The Purge: Why You Have to Clean House





I’m not the best housekeeper. If a dish is sitting on the counter or dustbunnies are galloping down the hall, I’m not too fussed; I’ll let them accumulate before I finally pick up a broom with a sigh. Life’s too short for obsessing about the little details of a tidy house, I feel.

And yet the funny thing is that I’m the exact opposite when it comes to my papers, computer files, and stories. I can’t stand having a file out of place; my desktop is in a state of minimalist splendor; I have an elaborate nesting system for stories depending on their stage of completion, and color-coded tags and neatly organized archives. My “Unfinished Stories” folder is the only one that is allowed to grow and sag, as I create a document and write a page or two of a new story idea. But even there, every now and then I feel a need to do a purge.

Staying organized and doing a file purge can be good for one’s inner state as well, I’ve found. If I have a half-dozen stories in various stages of completion or neglect, then I feel more scattered, stretched between them. I find myself wondering on any given day whether I should be devoting my energies to this one or that one.

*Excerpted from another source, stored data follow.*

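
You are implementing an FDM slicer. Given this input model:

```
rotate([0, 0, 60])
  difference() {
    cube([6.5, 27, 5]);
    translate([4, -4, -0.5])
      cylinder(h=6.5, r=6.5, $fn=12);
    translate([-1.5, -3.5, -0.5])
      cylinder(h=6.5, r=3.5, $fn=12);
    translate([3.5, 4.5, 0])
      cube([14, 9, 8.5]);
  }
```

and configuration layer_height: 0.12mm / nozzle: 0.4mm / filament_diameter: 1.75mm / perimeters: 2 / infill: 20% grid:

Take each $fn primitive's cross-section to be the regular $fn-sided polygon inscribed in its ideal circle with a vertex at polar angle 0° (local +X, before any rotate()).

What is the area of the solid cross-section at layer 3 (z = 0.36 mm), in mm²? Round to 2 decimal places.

At z = 0.36 mm: the cube (footprint 6.5×27) is included at this height (area 175.50 mm²); the r=6.5 cylinder at (4, -4) gives a regular 12-gon of circumradius 6.5 (constant along its height) (area = (12/2)·6.500²·sin(360°/12) = 126.75 mm²); the r=3.5 cylinder at (-1.5, -3.5) gives a regular 12-gon of circumradius 3.5 (constant along its height) (area = (12/2)·3.500²·sin(360°/12) = 36.75 mm²); the 14×9 cube at (3.5, 4.5) contributes its full rectangle (area 126.00 mm²); After the difference (first − rest): starting from the 6.5×27 cube (175.50 mm²), the r=6.5 cylinder at (4, -4) partially overlaps it — only the 13.06 mm² overlap (of its 126.75 mm²) is removed, clipping the outline; the r=3.5 cylinder at (-1.5, -3.5) misses the remaining region (no effect); the 14×9 cube at (3.5, 4.5) partially overlaps it — only the 27.00 mm² overlap (of its 126.00 mm²) is removed, clipping the outline — area = 135.44 mm²; (whole slice rotated 60° about Z — lengths, areas and connectivity unchanged). Overall, the cross-section is a single solid region. Net area = 135.44 mm².

135.44 mm²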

And it leaves me overwhelmed and paralyzed, unable to finish even one story as long as six other enticing beginnings are out there.

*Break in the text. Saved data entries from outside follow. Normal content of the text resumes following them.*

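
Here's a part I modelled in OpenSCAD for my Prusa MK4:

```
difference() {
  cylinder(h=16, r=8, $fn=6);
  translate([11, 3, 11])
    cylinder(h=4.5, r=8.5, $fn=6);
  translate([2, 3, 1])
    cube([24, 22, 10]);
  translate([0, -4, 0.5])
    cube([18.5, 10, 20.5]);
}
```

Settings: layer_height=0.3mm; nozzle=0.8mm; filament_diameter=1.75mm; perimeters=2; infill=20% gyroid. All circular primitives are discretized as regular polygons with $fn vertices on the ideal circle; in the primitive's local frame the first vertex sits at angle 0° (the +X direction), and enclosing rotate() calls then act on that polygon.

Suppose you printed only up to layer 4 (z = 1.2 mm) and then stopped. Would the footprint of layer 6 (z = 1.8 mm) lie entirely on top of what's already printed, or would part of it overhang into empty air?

entirely on top

Compare the two slices. At z = 1.2: the r=8 cylinder contributes a regular 6-gon of circumradius 8 (area = (6/2)·8.000²·sin(360°/6) = 166.28 mm²); the cylinder at (11, 3) is not intersected at this z (z outside [11, 15.5]); the 24×22 cube at (2, 3) contributes its full rectangle (area 528.00 mm²); the 18.5×10 cube at (0, -4) contributes its full rectangle (area 185.00 mm²); Subtracting the remaining from the first: starting from the r=8 cylinder (166.28 mm²), the 24×22 cube at (2, 3) partially overlaps it — only the 12.31 mm² overlap (of its 528.00 mm²) is removed, clipping the outline; the 18.5×10 cube at (0, -4) partially overlaps it — only the 54.78 mm² overlap (of its 185.00 mm²) is removed, clipping the outline — area = 99.18 mm². At z = 1.8: the r=8 cylinder contributes a regular 6-gon of circumradius 8 (area = (6/2)·8.000²·sin(360°/6) = 166.28 mm²); the cylinder at (11, 3) is absent (z outside [11, 15.5]); the cube at (2, 3) is present — its section is the full 24×22 rectangle (area 528.00 mm²); the cube at (0, -4) is present — its section is the full 18.5×10 rectangle (area 185.00 mm²); After the difference (first − rest): starting from the r=8 cylinder (166.28 mm²), the 24×22 cube at (2, 3) partially overlaps it — only the 12.31 mm² overlap (of its 528.00 mm²) is removed, clipping the outline; the 18.5×10 cube at (0, -4) partially overlaps it — only the 54.78 mm² overlap (of its 185.00 mm²) is removed, clipping the outline — area = 99.18 mm². Checking containment: the cross-section at z = 1.8 is a subset of the cross-section at z = 1.2.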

Ultimately, that internal messiness allows me to procrastinate and stave off the fear and dread I feel at the prospect of completing a story. As soon as I’ve finished it, it’s a disappointment; all the good I was hoping to stuff in there has failed to come across. So I can stay in my fuzzy mental state, letting six or seven or ten balls hover in the air and never come back down.

That’s why I know a purge is good for me once in a while. It’s about stepping back and looking at what I really want to prioritize, instead of letting it disappear into computer purgatory. Here’s the procedure I try to carry out every six months or so. Want to try it?

1. First, I back up. In today’s age, nothing is ever truly lost. This gives me the confidence that it is ok to let go of little fledgling half ideas. It will be okay.

2. I open my “unfinished stories” folder and open each partial draft one by one, starting with the oldest. I read the first page with the cold, objective gaze of a stranger. Is this entertaining? Is it good? Can I remember and get back into the original excitement I felt at writing it?

3. If not, I try to be brutal with myself. If I can no longer envision where the story is going, or feel excitement about that destination, then I trash it. (Remember! It’s been backed up, if I feel existential panic later on and wish to retrieve it). I might save my best writing in a “fragments” document that I have, but otherwise, it’s gotta go.

4. I repeat for every document that is in my folder. Then I step back and appreciate the pieces I have remaining: these are pieces I’m genuinely excited about, stories that I want to finish and make great. And I enjoy the cleared mental space this action seems to create.




3 comments

  1. Barbara says:

    I save everything, everything, on a flash drive. A cluttered flash drive. I need suggestions on how to weed things out, move them about to another, or maybe more than one. I don’t consider them complete until I have edited stories to within an inch of their lives, had them critiqued by my online group, a local writers’ group, or both, and rewritten. Then they are moved to a ‘completed’ flash drive. In the meantime I have more than twenty waiting, languishing there waiting for its turn for completion. Any ideas for better organization?